Evans explores power in many manifestations, from that exercised by the state to the efforts of individuals and groups to improve their lot. During the century covered by this book, there were only a small number of wars in Europe, limited in impact and duration, but governments still sought imperial and diplomatic power and built up their armies, industrialists and bankers wanted economic power, and political parties and revolutionaries strove for political power. Nationalism became both a unifying force as well as a divisive force in numerous states.
Societies were able to increase their power over nature with advances in science, medicine and technology, and new sources of power emerged, from steam to electricity, and from the power loom to the internal combustion engine. Although Charles Darwin and the vast majority of scientists and scholars regarded their discoveries as being compatible with Christianity, their efforts opened the door for intellectual challenges by others to the power and influence of religion.

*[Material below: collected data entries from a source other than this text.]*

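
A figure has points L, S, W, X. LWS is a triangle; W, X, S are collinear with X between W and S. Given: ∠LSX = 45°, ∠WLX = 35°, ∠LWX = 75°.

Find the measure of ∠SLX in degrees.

1. ∠LXW = 70°  [△LWX]
2. ∠LXS = 110°  [linear pair at X on WS]
3. ∠SLX = 25°  [△LXS]

∠SLX = 25°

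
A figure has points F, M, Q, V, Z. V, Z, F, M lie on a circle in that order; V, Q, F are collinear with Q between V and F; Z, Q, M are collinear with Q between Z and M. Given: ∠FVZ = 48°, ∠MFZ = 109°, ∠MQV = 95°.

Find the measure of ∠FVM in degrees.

1. ∠FMZ = 48°  [same arc ZF]
2. ∠FZM = 23°  [△ZFM]
3. ∠FVM = 23°  [same arc FM]

∠FVM = 23°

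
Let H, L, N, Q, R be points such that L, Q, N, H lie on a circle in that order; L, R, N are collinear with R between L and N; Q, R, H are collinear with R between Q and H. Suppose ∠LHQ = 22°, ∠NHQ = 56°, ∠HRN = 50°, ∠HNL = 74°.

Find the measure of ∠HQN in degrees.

1. ∠LNQ = 22°  [same arc LQ]
2. ∠LRQ = 50°  [vertical angles at R]
3. ∠NRQ = 130°  [linear pair at R on LN]
4. ∠HQN = 28°  [△QRN]

∠HQN = 28°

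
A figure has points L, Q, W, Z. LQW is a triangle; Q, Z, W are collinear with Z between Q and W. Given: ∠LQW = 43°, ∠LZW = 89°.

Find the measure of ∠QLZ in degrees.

∠QLZ = 46°

1. ∠LQZ = 43°  [Z on ray QW]
2. ∠LZQ = 91°  [linear pair at Z on QW]
3. ∠QLZ = 46°  [△LQZ]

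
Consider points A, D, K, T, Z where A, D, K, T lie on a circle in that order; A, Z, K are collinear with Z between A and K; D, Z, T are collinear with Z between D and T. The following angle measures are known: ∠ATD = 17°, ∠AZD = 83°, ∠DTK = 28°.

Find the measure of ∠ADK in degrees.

1. ∠AKD = 17°  [same arc AD]
2. ∠DAK = 28°  [same arc DK]
3. ∠ADK = 135°  [△ADK]

∠ADK = 135°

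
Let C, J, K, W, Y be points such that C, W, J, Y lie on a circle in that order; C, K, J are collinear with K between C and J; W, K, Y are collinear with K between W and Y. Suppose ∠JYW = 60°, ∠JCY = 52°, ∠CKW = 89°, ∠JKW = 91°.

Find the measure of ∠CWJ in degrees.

1. ∠JCW = 60°  [same arc WJ]
2. ∠JWY = 52°  [same arc JY]
3. ∠CJW = 37°  [△WKJ]
4. ∠CWJ = 83°  [△CWJ]

∠CWJ = 83°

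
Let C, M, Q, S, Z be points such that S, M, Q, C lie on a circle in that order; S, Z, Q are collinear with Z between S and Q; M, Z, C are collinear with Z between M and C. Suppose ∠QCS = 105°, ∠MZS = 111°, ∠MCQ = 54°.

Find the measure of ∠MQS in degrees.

1. ∠QMS = 75°  [cyclic SMQC, opposite ∠M+∠C]
2. ∠MSQ = 54°  [same arc MQ]
3. ∠MQS = 51°  [△SMQ]

∠MQS = 51°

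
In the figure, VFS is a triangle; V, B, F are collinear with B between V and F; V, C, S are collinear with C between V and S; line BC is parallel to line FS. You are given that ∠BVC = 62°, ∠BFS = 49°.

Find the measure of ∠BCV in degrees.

1. ∠FVS = 62°  [B on VF, C on VS]
2. ∠SFV = 49°  [B on ray FV]
3. ∠FSV = 69°  [△VFS]
4. ∠BCV = 69°  [BC∥FS, corresponding at C]

∠BCV = 69°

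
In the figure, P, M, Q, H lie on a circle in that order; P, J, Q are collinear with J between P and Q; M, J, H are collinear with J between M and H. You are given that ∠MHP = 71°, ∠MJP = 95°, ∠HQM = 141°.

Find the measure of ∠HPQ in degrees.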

Part of the masterly narrative focuses on individual lives and shows that arguments and struggles about inequality were at the heart of 19th-century European politics. Millions of people, particularly women, peasants, farmers and Jews, were given greater equality of status. It should be emphasized, though, that equality and emancipation were only partial and conditional, often achieved at great personal cost. Women, for example, might participate in revolutionary uprisings and help build barricades, but men would not allow them to have a say in politics. In raising questions about the rights of men, however, by implication questions were raised about women’s rights as well, and some women used this opportunity to advocate for female emancipation.
The Revolutions of 1848, perhaps the most influential series of revolutionary actions of the age for those without power seeking it, came in the midst of a deep and widespread sense of economic malaise. Desperate, poverty stricken masses staged mass demonstrations that caused a great crisis of confidence in governments throughout Europe. Evans disagrees with those historians who have dismissed the 1848 Revolutions as timid affairs, citing the violence of the crowds, the lynching of hated officials and the storming of palaces and offices.
Throughout the book, there are brief sketches of important but not always well-known personalities who played important roles and information about origins of words coined in this period including “scientist” and “anti-Semitism.”
This outstanding and authoritative synthesis, weaving social, political, diplomatic, cultural, engineering, scientific and economic history, is eminently readable and so carefully crafted that I was always reluctant to put it down. It will help readers appreciate the period of Europe’s growing dominance in the world as seen from variety of perspectives and better understand some of the roots of World War I.